In August I will start my newest role as one of the inaugural fellows of the Patient Safety Movement Foundation Healthcare Safety Fellowship. I am looking forward to learning from this role and how it will empower me to advocate for patient safety during the perioperative period.

As an anesthesiologist, could you explain the importance and role of an oximeter in the provision of safe anesthesia?

The pulse oximeter is a basic tool which, if used the right way by a knowledgeable provider, provides so much information pertaining to the patient’s state at the time. It acts as an early detector of hypoxia, giving time for intervention in a situation where late intervention would be otherwise catastrophic. In the earlier days, the anesthesia provider relied on the surgeon to detect a color change in blood for an intervention to be made. By the time this change was evident, it was often too late. The pulse oximeter has bridged this gap significantly.

Trying to provide safe surgery without an oximeter is, I believe, a harrowing experience. The kind of responsibility that an anesthesia provider takes on in trying to provide a safe anesthetic, and in the long run safe surgery, without an oximeter is immense.
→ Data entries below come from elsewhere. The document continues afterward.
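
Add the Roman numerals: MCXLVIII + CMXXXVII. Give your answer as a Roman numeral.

MCXLVIII = 1148
CMXXXVII = 937
1148 + 937 = 2085

MMLXXXV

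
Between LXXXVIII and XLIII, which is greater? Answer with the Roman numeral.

LXXXVIII = 88
XLIII = 43
88 is larger

LXXXVIII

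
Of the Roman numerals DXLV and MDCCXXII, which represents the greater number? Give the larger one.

DXLV = 545
MDCCXXII = 1722
1722 is larger

MDCCXXII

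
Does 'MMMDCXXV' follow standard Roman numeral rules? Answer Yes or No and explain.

'MMMDCXXV': Check the rules: uses only the symbols I, V, X, L, C, D, M; no symbol is repeated more than three times in a row; V, L and D each appear at most once; no smaller symbol precedes a larger one (values never increase from left to right). Value: M (1000) + M (1000) + M (1000) + D (500) + C (100) + X (10) + X (10) + V (5) = 3625. So it is a valid standard Roman numeral.

Yes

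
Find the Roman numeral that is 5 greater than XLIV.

XLIV = 44
44 + 5 = 49

XLIX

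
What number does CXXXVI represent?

CXXXVI: C=100, X=10, X=10, X=10, V=5, I=1
100 + 10 + 10 + 10 + 5 + 1 = 136

136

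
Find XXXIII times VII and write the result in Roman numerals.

XXXIII = 33
VII = 7
33 × 7 = 231

CCXXXI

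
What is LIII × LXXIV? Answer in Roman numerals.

LIII = 53
LXXIV = 74
53 × 74 = 3922

MMMCMXXII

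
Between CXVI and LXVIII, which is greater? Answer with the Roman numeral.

CXVI = 116
LXVIII = 68
116 is larger

CXVI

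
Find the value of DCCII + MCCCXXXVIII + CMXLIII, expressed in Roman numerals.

DCCII = 702, MCCCXXXVIII = 1338, CMXLIII = 943
702 + 1338 = 2040
2040 + 943 = 2983

MMCMLXXXIII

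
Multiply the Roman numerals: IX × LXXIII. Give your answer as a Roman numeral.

IX = 9
LXXIII = 73
9 × 73 = 657

DCLVII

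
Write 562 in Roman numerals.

Convert 562 to Roman numerals:
  562 contains 1×500 (D)
  62 contains 1×50 (L)
  12 contains 1×10 (X)
  2 contains 2×1 (II)

DLXII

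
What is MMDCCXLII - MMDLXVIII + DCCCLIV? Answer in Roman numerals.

MMDCCXLII = 2742, MMDLXVIII = 2568, DCCCLIV = 854
2742 - 2568 = 174
174 + 854 = 1028

MXXVIII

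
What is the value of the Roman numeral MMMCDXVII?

MMMCDXVII: M=1000, M=1000, M=1000, CD=400, X=10, V=5, I=1, I=1
1000 + 1000 + 1000 + 400 + 10 + 5 + 1 + 1 = 3417

3417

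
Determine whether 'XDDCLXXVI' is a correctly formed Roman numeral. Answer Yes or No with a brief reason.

'XDDCLXXVI': D should not appear more than once

No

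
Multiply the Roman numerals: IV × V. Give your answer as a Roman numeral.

IV = 4
V = 5
4 × 5 = 20

XX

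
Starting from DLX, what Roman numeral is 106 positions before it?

DLX = 560
560 - 106 = 454

CDLIV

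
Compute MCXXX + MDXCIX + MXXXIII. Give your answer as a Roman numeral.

MCXXX = 1130, MDXCIX = 1599, MXXXIII = 1033
1130 + 1599 = 2729
2729 + 1033 = 3762

MMMDCCLXII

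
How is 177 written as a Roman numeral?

Convert 177 to Roman numerals:
  177 contains 1×100 (C)
  77 contains 1×50 (L)
  27 contains 2×10 (XX)
  7 contains 1×5 (V)
  2 contains 2×1 (II)

CLXXVII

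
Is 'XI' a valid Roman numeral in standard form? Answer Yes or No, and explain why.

'XI': Check the rules: uses only the symbols I, V, X, L, C, D, M; no symbol is repeated more than three times in a row; V, L and D each appear at most once; no smaller symbol precedes a larger one (values never increase from left to right). Value: X (10) + I (1) = 11. So it is a valid standard Roman numeral.

Yes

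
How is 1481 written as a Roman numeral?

Convert 1481 to Roman numerals:
  1481 contains 1×1000 (M)
  481 contains 1×400 (CD)
  81 contains 1×50 (L)
  31 contains 3×10 (XXX)
  1 contains 1×1 (I)

MCDLXXXI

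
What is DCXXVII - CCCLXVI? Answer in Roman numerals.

DCXXVII = 627
CCCLXVI = 366
627 - 366 = 261

CCLXI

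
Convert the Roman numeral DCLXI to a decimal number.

DCLXI: D=500, C=100, L=50, X=10, I=1
500 + 100 + 50 + 10 + 1 = 661

661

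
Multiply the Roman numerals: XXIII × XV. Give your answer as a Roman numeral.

XXIII = 23
XV = 15
23 × 15 = 345

CCCXLV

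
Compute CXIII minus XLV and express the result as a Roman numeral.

CXIII = 113
XLV = 45
113 - 45 = 68

LXVIII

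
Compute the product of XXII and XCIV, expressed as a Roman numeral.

XXII = 22
XCIV = 94
22 × 94 = 2068

MMLXVIII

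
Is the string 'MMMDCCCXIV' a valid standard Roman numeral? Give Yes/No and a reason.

'MMMDCCCXIV': Check the rules: uses only the symbols I, V, X, L, C, D, M; no symbol is repeated more than three times in a row; V, L and D each appear at most once; the only place a smaller symbol precedes a larger one is the allowed subtractive pair IV, the symbol right after such a pair (if any) is smaller than the pair's first symbol, and otherwise the values never increase from left to right. Value: M (1000) + M (1000) + M (1000) + D (500) + C (100) + C (100) + C (100) + X (10) + IV (4) = 3814. So it is a valid standard Roman numeral.

Yes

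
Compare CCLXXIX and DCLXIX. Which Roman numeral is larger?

CCLXXIX = 279
DCLXIX = 669
669 is larger

DCLXIX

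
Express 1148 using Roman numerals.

Convert 1148 to Roman numerals:
  1148 contains 1×1000 (M)
  148 contains 1×100 (C)
  48 contains 1×40 (XL)
  8 contains 1×5 (V)
  3 contains 3×1 (III)

MCXLVIII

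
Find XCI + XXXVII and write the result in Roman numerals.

XCI = 91
XXXVII = 37
91 + 37 = 128

CXXVIII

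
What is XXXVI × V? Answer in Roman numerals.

XXXVI = 36
V = 5
36 × 5 = 180

CLXXX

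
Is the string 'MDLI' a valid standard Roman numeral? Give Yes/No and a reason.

'MDLI': Check the rules: uses only the symbols I, V, X, L, C, D, M; no symbol is repeated more than three times in a row; V, L and D each appear at most once; no smaller symbol precedes a larger one (values never increase from left to right). Value: M (1000) + D (500) + L (50) + I (1) = 1551. So it is a valid standard Roman numeral.

Yes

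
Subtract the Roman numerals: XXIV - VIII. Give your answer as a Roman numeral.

XXIV = 24
VIII = 8
24 - 8 = 16

XVI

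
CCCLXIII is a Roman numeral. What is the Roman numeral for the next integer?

CCCLXIII = 363, so the next integer is 363 + 1 = 364

CCCLXIV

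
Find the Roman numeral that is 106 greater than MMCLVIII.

MMCLVIII = 2158
2158 + 106 = 2264

MMCCLXIV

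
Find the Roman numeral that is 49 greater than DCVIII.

DCVIII = 608
608 + 49 = 657

DCLVII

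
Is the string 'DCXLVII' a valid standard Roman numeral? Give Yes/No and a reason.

'DCXLVII': Check the rules: uses only the symbols I, V, X, L, C, D, M; no symbol is repeated more than three times in a row; V, L and D each appear at most once; the only place a smaller symbol precedes a larger one is the allowed subtractive pair XL, the symbol right after such a pair (if any) is smaller than the pair's first symbol, and otherwise the values never increase from left to right. Value: D (500) + C (100) + XL (40) + V (5) + I (1) + I (1) = 647. So it is a valid standard Roman numeral.

Yes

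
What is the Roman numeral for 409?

Convert 409 to Roman numerals:
  409 contains 1×400 (CD)
  9 contains 1×9 (IX)

CDIX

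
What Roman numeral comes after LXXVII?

LXXVII = 77; next is 78

LXXVIII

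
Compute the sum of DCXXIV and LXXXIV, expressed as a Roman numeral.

DCXXIV = 624
LXXXIV = 84
624 + 84 = 708

DCCVIII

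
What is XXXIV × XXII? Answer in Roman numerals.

XXXIV = 34
XXII = 22
34 × 22 = 748

DCCXLVIII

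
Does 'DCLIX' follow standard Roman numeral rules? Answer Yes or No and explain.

'DCLIX': Check the rules: uses only the symbols I, V, X, L, C, D, M; no symbol is repeated more than three times in a row; V, L and D each appear at most once; the only place a smaller symbol precedes a larger one is the allowed subtractive pair IX, the symbol right after such a pair (if any) is smaller than the pair's first symbol, and otherwise the values never increase from left to right. Value: D (500) + C (100) + L (50) + IX (9) = 659. So it is a valid standard Roman numeral.

Yes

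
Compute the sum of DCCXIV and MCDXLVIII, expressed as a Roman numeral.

DCCXIV = 714
MCDXLVIII = 1448
714 + 1448 = 2162

MMCLXII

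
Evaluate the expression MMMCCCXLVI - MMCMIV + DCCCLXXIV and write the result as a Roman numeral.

MMMCCCXLVI = 3346, MMCMIV = 2904, DCCCLXXIV = 874
3346 - 2904 = 442
442 + 874 = 1316

MCCCXVI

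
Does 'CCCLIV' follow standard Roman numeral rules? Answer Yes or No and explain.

'CCCLIV': Check the rules: uses only the symbols I, V, X, L, C, D, M; no symbol is repeated more than three times in a row; V, L and D each appear at most once; the only place a smaller symbol precedes a larger one is the allowed subtractive pair IV, the symbol right after such a pair (if any) is smaller than the pair's first symbol, and otherwise the values never increase from left to right. Value: C (100) + C (100) + C (100) + L (50) + IV (4) = 354. So it is a valid standard Roman numeral.

Yes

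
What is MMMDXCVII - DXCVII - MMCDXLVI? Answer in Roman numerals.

MMMDXCVII = 3597, DXCVII = 597, MMCDXLVI = 2446
3597 - 597 = 3000
3000 - 2446 = 554

DLIV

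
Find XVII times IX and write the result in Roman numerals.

XVII = 17
IX = 9
17 × 9 = 153

CLIII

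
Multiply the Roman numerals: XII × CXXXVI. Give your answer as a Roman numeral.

XII = 12
CXXXVI = 136
12 × 136 = 1632

MDCXXXII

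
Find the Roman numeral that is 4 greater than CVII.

CVII = 107
107 + 4 = 111

CXI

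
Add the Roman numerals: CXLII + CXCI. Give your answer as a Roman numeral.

CXLII = 142
CXCI = 191
142 + 191 = 333

CCCXXXIII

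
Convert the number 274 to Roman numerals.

Convert 274 to Roman numerals:
  274 contains 2×100 (CC)
  74 contains 1×50 (L)
  24 contains 2×10 (XX)
  4 contains 1×4 (IV)

CCLXXIV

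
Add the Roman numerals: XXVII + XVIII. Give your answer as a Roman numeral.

XXVII = 27
XVIII = 18
27 + 18 = 45

XLV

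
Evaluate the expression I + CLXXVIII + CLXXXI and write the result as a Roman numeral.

I = 1, CLXXVIII = 178, CLXXXI = 181
1 + 178 = 179
179 + 181 = 360

CCCLX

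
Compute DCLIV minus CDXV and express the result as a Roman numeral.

DCLIV = 654
CDXV = 415
654 - 415 = 239

CCXXXIX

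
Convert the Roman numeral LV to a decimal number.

LV: L=50, V=5
50 + 5 = 55

55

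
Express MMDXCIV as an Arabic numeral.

MMDXCIV: M=1000, M=1000, D=500, XC=90, IV=4
1000 + 1000 + 500 + 90 + 4 = 2594

2594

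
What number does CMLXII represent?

CMLXII: CM=900, L=50, X=10, I=1, I=1
900 + 50 + 10 + 1 + 1 = 962

962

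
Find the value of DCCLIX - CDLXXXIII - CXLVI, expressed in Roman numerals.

DCCLIX = 759, CDLXXXIII = 483, CXLVI = 146
759 - 483 = 276
276 - 146 = 130

CXXX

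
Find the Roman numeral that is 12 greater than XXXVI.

XXXVI = 36
36 + 12 = 48

XLVIII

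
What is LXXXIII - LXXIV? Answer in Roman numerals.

LXXXIII = 83
LXXIV = 74
83 - 74 = 9

IX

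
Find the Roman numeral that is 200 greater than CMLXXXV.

CMLXXXV = 985
985 + 200 = 1185

MCLXXXV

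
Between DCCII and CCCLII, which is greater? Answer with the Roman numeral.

DCCII = 702
CCCLII = 352
702 is larger

DCCII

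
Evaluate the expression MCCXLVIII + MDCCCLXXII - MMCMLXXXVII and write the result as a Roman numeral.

MCCXLVIII = 1248, MDCCCLXXII = 1872, MMCMLXXXVII = 2987
1248 + 1872 = 3120
3120 - 2987 = 133

CXXXIII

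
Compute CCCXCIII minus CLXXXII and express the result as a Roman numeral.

CCCXCIII = 393
CLXXXII = 182
393 - 182 = 211

CCXI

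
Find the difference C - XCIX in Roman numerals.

C = 100
XCIX = 99
100 - 99 = 1

I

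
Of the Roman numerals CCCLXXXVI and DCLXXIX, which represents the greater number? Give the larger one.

CCCLXXXVI = 386
DCLXXIX = 679
679 is larger

DCLXXIX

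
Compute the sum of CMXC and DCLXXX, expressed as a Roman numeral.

CMXC = 990
DCLXXX = 680
990 + 680 = 1670

MDCLXX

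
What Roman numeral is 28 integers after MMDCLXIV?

MMDCLXIV = 2664
2664 + 28 = 2692

MMDCXCII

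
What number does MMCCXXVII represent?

MMCCXXVII: M=1000, M=1000, C=100, C=100, X=10, X=10, V=5, I=1, I=1
1000 + 1000 + 100 + 100 + 10 + 10 + 5 + 1 + 1 = 2227

2227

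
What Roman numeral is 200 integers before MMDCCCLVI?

MMDCCCLVI = 2856
2856 - 200 = 2656

MMDCLVI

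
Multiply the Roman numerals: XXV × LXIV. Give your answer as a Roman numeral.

XXV = 25
LXIV = 64
25 × 64 = 1600

MDC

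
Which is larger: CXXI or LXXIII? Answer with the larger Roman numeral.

CXXI = 121
LXXIII = 73
121 is larger

CXXI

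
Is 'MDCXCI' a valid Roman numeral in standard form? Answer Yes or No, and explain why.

'MDCXCI': Check the rules: uses only the symbols I, V, X, L, C, D, M; no symbol is repeated more than three times in a row; V, L and D each appear at most once; the only place a smaller symbol precedes a larger one is the allowed subtractive pair XC, the symbol right after such a pair (if any) is smaller than the pair's first symbol, and otherwise the values never increase from left to right. Value: M (1000) + D (500) + C (100) + XC (90) + I (1) = 1691. So it is a valid standard Roman numeral.

Yes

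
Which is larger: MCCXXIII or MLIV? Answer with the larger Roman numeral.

MCCXXIII = 1223
MLIV = 1054
1223 is larger

MCCXXIII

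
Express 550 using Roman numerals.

Convert 550 to Roman numerals:
  550 contains 1×500 (D)
  50 contains 1×50 (L)

DL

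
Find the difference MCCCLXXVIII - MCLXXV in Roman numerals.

MCCCLXXVIII = 1378
MCLXXV = 1175
1378 - 1175 = 203

CCIII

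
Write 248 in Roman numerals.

Convert 248 to Roman numerals:
  248 contains 2×100 (CC)
  48 contains 1×40 (XL)
  8 contains 1×5 (V)
  3 contains 3×1 (III)

CCXLVIII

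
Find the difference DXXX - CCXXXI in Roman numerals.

DXXX = 530
CCXXXI = 231
530 - 231 = 299

CCXCIX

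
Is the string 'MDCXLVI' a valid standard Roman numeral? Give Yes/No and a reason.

'MDCXLVI': Check the rules: uses only the symbols I, V, X, L, C, D, M; no symbol is repeated more than three times in a row; V, L and D each appear at most once; the only place a smaller symbol precedes a larger one is the allowed subtractive pair XL, the symbol right after such a pair (if any) is smaller than the pair's first symbol, and otherwise the values never increase from left to right. Value: M (1000) + D (500) + C (100) + XL (40) + V (5) + I (1) = 1646. So it is a valid standard Roman numeral.

Yes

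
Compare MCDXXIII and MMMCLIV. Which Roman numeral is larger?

MCDXXIII = 1423
MMMCLIV = 3154
3154 is larger

MMMCLIV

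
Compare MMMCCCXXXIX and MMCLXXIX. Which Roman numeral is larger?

MMMCCCXXXIX = 3339
MMCLXXIX = 2179
3339 is larger

MMMCCCXXXIX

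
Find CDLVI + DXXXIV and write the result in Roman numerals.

CDLVI = 456
DXXXIV = 534
456 + 534 = 990

CMXC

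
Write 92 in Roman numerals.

Convert 92 to Roman numerals:
  92 contains 1×90 (XC)
  2 contains 2×1 (II)

XCII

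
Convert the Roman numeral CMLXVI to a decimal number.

CMLXVI: CM=900, L=50, X=10, V=5, I=1
900 + 50 + 10 + 5 + 1 = 966

966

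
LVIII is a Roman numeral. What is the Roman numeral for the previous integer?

LVIII = 58; previous is 57

LVII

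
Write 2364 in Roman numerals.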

No one should ever have to bear that burden. We continue to work hard to ensure that the minimum standards for safe surgery are met all around the country.

You recently led an online Train-the-Trainer for the Smile Train-Lifebox pulse oximetry workshops. How did you become involved in this work?

Since the start of my residency, I have been involved in teaching as a trainer and as a student. I have taught multiple SAFE courses and Lifebox oximetry workshops and each time I have left learning something new. In the wake of the pandemic, a lot of our teaching has been moved online. I jumped at the opportunity to be a trainer for the Smile Train-Lifebox pulse oximetry workshops to use those skills again.

The oximetry workshops are empowering to both the trainers and the trainees. The participants gain knowledge and learn new ways of enforcing safety standards in their settings based on evidence. Our anesthesia colleagues will benefit from these workshops as a refresher course, but also as an encouragement and some form of recognition of their role in the fight to provide safe surgery.

What has working in the OR been like during COVID-19?

There was a lot of uncertainty at the start of the pandemic. It shook us up and showed us some of the glaring gaps that needed to be closed. There was also a lot of information being shared and a lot of confusion on what to use as guidelines. Elective surgery was halted as we tried to figure out what the best way forward was.

We slowly developed guidelines that we thought would work for our setting and continue to modify them as we become more knowledgeable about the virus. We also had simulation training on how to intubate a patient with COVID-19. Elective surgery has been opened up again gradually and with caution. Anesthesia providers are high risk and efforts have been made to provide them with the appropriate PPE.

I have been on both ends of COVID-19 as a patient and as an anesthesia provider/critical care physician. I believe I am more empathetic to the patients because of that.

If you could have one wish for your colleagues in the operating room to improve patient safety, what would it be?

Start with the basics. The WHO surgical safety checklist encompasses teamwork and most of the minimum standards for patient monitoring. Advocate and empower the team to speak up and uphold the standards agreed on for the setting.